Bip

« Mais avant de commencer à biper frénétiquement, nous devions écouter le chef de la team des bips. »

paru dans lundimatin#241, le 4 mai 2020

L’admettre éveillerait la panique or ce qu’il fallait, c’était l’éviter. La panique provoque des tremblements, la chute. Le drame.
Rage avançait. C’était un invariant. Marcher, aller de l’avant, se dépasser, aller plus loin, encore plus loin. Des mots qu’ils entendaient tous les jours et qui faisaient dès lors écho dans les cerveaux. C’était les J.O. tous les jours ici, tableau des records en prime, avec des têtes délavées collées sur le mur.
Rage était peut-être trop loin dans les allées. Il fallait faire demi-tour. Une aberration.

[Photo : Natacha Jouffreau]

Rage le pensait, et probablement tous ceux qui filaient non loin de là, un chariot à la main. On les entendait les chariots. Ils avaient un petit bruit bien à eux.
Les allées se ressemblaient toutes. Elles étaient liées entre elles par des chemins quadrillés, numérotés, classés. Tout était classé, ou presque.
Mémoire du Day one.

Les mois passés à piétiner ce sol faisaient que le plan de cet univers, précisément celui-ci, était imprimé dans sa conscience et inexorablement au-delà. Il prenait une place inouïe dans la boite, en douce ; les allées, les rayonnages, les casiers, les objets divers jusqu’à l’absurde. Chaque allée avait un code fait de chiffres, de lettres, de même que les casiers chacun avec des chiffres, des lettres tout comme les objets ; des milliers d’objets, des milliers de codes, des chiffres, des lettres, chacun son bip. L’infini quoi.
Son scan aussi avait des chiffres, des lettres, et un chronomètre qui lui rappelait régulièrement que le temps s’écoule toujours à la même vitesse. La décision de Rage était d’avancer, de marcher vite, éventuellement de tourner à droite, pourquoi pas à gauche. Éviter le demi-tour.

Rage craignait deux choses, vraiment.

La première était là. Un monstre.
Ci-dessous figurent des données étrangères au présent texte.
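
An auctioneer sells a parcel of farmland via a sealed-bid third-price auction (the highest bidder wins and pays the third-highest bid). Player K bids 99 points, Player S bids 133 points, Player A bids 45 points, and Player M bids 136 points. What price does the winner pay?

Ranking the bids: Player M 136 points > Player S 133 points > Player K 99 points > Player A 45 points.
Player M is the highest bidder, so Player M wins.
Under the third-price rule, the price is the third-highest bid: 99 points.

99 points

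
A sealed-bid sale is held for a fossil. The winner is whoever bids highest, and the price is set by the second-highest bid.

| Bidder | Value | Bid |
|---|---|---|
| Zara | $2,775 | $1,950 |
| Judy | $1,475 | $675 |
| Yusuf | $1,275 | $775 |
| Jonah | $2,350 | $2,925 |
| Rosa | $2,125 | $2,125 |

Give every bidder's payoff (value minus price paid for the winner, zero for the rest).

Zara $0, Judy $0, Yusuf $0, Jonah $225, Rosa $0.

Ordered from highest: Jonah $2,925, then Rosa $2,125, then Zara $1,950, then Yusuf $775, then Judy $675.
Jonah has the top bid and wins; the price is the second-highest bid, $2,125.
Jonah's payoff = $2,350 − $2,125 = $225. All other bidders lose, so their payoff is 0.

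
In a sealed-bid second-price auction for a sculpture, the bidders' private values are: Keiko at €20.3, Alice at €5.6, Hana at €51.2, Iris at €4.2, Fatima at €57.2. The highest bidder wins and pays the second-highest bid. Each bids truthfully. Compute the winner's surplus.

Sorted high to low: Fatima €57.2, then Hana €51.2, then Keiko €20.3, then Alice €5.6, then Iris €4.2.
Fatima wins with the top bid and pays the second-highest, €51.2.
Surplus = €57.2 − €51.2 = €6.0.

Surplus = €6.0.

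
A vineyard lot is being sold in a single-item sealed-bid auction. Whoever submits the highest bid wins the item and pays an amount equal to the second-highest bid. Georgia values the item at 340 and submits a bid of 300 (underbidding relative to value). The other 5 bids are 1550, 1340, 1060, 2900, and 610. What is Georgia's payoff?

0

Highest competing bid: 2900.
Georgia's bid 300 is not the highest, so Georgia loses, pays nothing, and earns zero payoff.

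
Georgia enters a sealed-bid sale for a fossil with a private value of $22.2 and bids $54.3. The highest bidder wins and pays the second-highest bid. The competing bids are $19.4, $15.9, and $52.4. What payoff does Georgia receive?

Georgia's payoff: -$30.2.

Highest competing bid: $52.4.
Georgia's bid $54.3 is the highest overall, so Georgia wins and pays the second-highest bid, $52.4.
Payoff = value − price = $22.2 − $52.4 = -$30.2.
Overbidding won the item at a price above value — truthful bidding would have avoided this loss.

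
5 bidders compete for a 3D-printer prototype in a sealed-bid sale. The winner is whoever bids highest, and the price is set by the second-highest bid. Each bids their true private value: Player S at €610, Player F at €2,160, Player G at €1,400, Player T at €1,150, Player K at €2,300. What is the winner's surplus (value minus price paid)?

Bids in descending order: Player K €2,300 > Player F €2,160 > Player G €1,400 > Player T €1,150 > Player S €610.
Player K wins with the top bid and pays the second-highest, €2,160.
Surplus = €2,300 − €2,160 = €140.

Surplus = €140.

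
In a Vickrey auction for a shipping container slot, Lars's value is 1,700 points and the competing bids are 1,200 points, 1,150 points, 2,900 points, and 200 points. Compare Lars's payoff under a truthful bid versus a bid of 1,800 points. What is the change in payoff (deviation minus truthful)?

0 points

The highest competing bid is 2,900 points.
Bidding truthfully at 1,700 points: the top bid is 2,900 points (a rival), so Lars loses. Payoff = 0 points.
Bidding 1,800 points: the top bid is 2,900 points (a rival), so Lars loses. Payoff = 0 points.
Change = 0 points − 0 points = 0 points.
The bid only affects whether you win, not the price — here both bids land on the same side of the top rival bid, so the deviation is payoff-neutral.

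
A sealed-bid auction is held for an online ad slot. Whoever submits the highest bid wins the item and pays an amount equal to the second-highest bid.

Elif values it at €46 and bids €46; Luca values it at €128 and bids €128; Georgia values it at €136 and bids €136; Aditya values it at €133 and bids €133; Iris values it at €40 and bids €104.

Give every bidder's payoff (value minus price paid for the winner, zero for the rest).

Ranking the bids: Georgia €136; Aditya €133; Luca €128; Iris €104; Elif €46.
Georgia has the top bid and wins; the price is the second-highest bid, €133.
Georgia's payoff = €136 − €133 = €3. All other bidders lose, so their payoff is 0.

Payoffs: Elif €0, Luca €0, Georgia €3, Aditya €0, Iris €0.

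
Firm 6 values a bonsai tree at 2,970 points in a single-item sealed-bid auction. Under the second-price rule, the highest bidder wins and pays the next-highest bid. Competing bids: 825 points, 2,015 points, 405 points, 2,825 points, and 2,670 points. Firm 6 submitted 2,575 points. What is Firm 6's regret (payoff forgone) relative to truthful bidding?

The highest competing bid is 2,825 points.
Bidding truthfully at 2,970 points: Firm 6 has the top bid, wins, and pays the second-highest bid 2,825 points. Payoff = 2,970 points − 2,825 points = 145 points.
Bidding 2,575 points: the top bid is 2,825 points (a rival), so Firm 6 loses. Payoff = 0 points.
Regret = truthful payoff − actual payoff = 145 points − 0 points = 145 points.

Regret: 145 points.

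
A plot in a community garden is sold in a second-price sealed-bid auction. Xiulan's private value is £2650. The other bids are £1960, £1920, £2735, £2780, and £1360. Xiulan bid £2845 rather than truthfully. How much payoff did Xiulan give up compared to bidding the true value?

£130

The highest competing bid is £2780.
Bidding truthfully at £2650: the top bid is £2780 (a rival), so Xiulan loses. Payoff = £0.
Bidding £2845: Xiulan has the top bid, wins, and pays the second-highest bid £2780. Payoff = £2650 − £2780 = -£130.
Regret = truthful payoff − actual payoff = £0 − -£130 = £130.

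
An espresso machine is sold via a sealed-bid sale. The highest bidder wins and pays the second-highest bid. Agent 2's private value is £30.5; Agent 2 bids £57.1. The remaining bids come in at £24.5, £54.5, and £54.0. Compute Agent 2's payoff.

Highest competing bid: £54.5.
Agent 2's bid £57.1 is the highest overall, so Agent 2 wins and pays the second-highest bid, £54.5.
Payoff = value − price = £30.5 − £54.5 = -£24.0.
Overbidding won the item at a price above value — truthful bidding would have avoided this loss.

Payoff = -£24.0.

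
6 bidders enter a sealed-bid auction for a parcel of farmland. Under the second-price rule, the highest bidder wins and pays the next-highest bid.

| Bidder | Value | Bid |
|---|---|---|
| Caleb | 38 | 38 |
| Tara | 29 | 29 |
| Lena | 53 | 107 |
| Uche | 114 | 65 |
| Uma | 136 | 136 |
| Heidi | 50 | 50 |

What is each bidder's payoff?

Payoffs: Caleb 0, Tara 0, Lena 0, Uche 0, Uma 29, Heidi 0.

Ranking the bids: Uma 136 > Lena 107 > Uche 65 > Heidi 50 > Caleb 38 > Tara 29.
Uma has the top bid and wins; the price is the second-highest bid, 107.
Uma's payoff = 136 − 107 = 29. All other bidders lose, so their payoff is 0.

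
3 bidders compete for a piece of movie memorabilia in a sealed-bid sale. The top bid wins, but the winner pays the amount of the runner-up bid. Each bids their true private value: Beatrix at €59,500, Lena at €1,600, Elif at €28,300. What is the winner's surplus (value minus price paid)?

Winner's surplus: €31,200.

Sorted high to low: Beatrix €59,500 > Elif €28,300 > Lena €1,600.
Beatrix wins with the top bid and pays the second-highest, €28,300.
Surplus = €59,500 − €28,300 = €31,200.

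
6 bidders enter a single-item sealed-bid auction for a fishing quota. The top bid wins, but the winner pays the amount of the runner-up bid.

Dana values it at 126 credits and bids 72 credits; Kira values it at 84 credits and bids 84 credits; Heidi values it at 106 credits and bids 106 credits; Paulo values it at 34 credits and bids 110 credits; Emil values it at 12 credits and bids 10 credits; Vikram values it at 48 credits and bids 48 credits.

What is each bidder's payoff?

Ranking the bids: Paulo 110 credits, then Heidi 106 credits, then Kira 84 credits, then Dana 72 credits, then Vikram 48 credits, then Emil 10 credits.
Paulo has the top bid and wins; the price is the second-highest bid, 106 credits.
Paulo's payoff = 34 credits − 106 credits = -72 credits. All other bidders lose, so their payoff is 0.

Dana 0 credits, Kira 0 credits, Heidi 0 credits, Paulo -72 credits, Emil 0 credits, Vikram 0 credits.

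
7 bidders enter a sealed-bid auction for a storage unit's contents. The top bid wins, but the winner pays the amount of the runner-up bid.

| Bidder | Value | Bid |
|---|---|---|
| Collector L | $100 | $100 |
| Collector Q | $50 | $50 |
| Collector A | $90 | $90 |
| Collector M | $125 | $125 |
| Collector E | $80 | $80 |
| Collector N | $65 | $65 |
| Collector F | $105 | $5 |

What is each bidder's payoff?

Collector L $0, Collector Q $0, Collector A $0, Collector M $25, Collector E $0, Collector N $0, Collector F $0.

Ordered from highest: Collector M $125 > Collector L $100 > Collector A $90 > Collector E $80 > Collector N $65 > Collector Q $50 > Collector F $5.
Collector M has the top bid and wins; the price is the second-highest bid, $100.
Collector M's payoff = $125 − $100 = $25. All other bidders lose, so their payoff is 0.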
Rage l’entendait, et son cœur battait au rythme de l’alarme du scan qui sonnait de plus en plus fort et qui ne s’arrêtera que quand ses yeux, sa main auront trouvé l’unité tant attendue, le plus rapidement possible. « Mais qu’est-ce que tu fous bordel !? ». Ses yeux courraient dans tous les sens, ses mains tremblaient, ses jambes avançaient toujours, sans courir.

La seconde était directement liée à la première et aux bruits sourds des autres charriots. Un léger grincement parsemé de quelques cliquetis. Ils étaient tous liés à une main et aux pieds d’un humain trop occupé à satisfaire le mangeur de codes (scannette est le mot véritable). Personne n’est seul dans le labyrinthe de l’infini et Rage redoutait que d’autres voient son désarroi. Il ne fallait pas courir, jamais. C’était une des règles du Safety first. Marcher vite en respectant les règles de sécurité du corps des humains du labyrinthe. Le plus important était de ne pas s’arrêter, mais safety always car, ici, les flics, c’étaient les autres. Ceux qui ne voulaient pas partir prématurément voire ceux qui potentiellement troqueraient leur scan contre une cravate.
Y’en a des comme ça.

Rage avançait, tournait. Les cases étaient pleines de tout : plastique, carton, papier, métal, et l’air entrait de moins en moins dans ses poumons. Ses pieds avançaient seuls. C’est là que le scan a glissé de sa main tremblante. Il s’est cassé en tombant et l’alarme s’est arrêtée, enfin.
Quand Marco a trouvé Rage, ses genoux étaient sur le sol, ses mains aussi. Sa bouche était ouverte et ses yeux pleuraient.
C’est comme ça que s’est terminé le contrat de Rage.
Car l’histoire des bips, elle, continue toujours.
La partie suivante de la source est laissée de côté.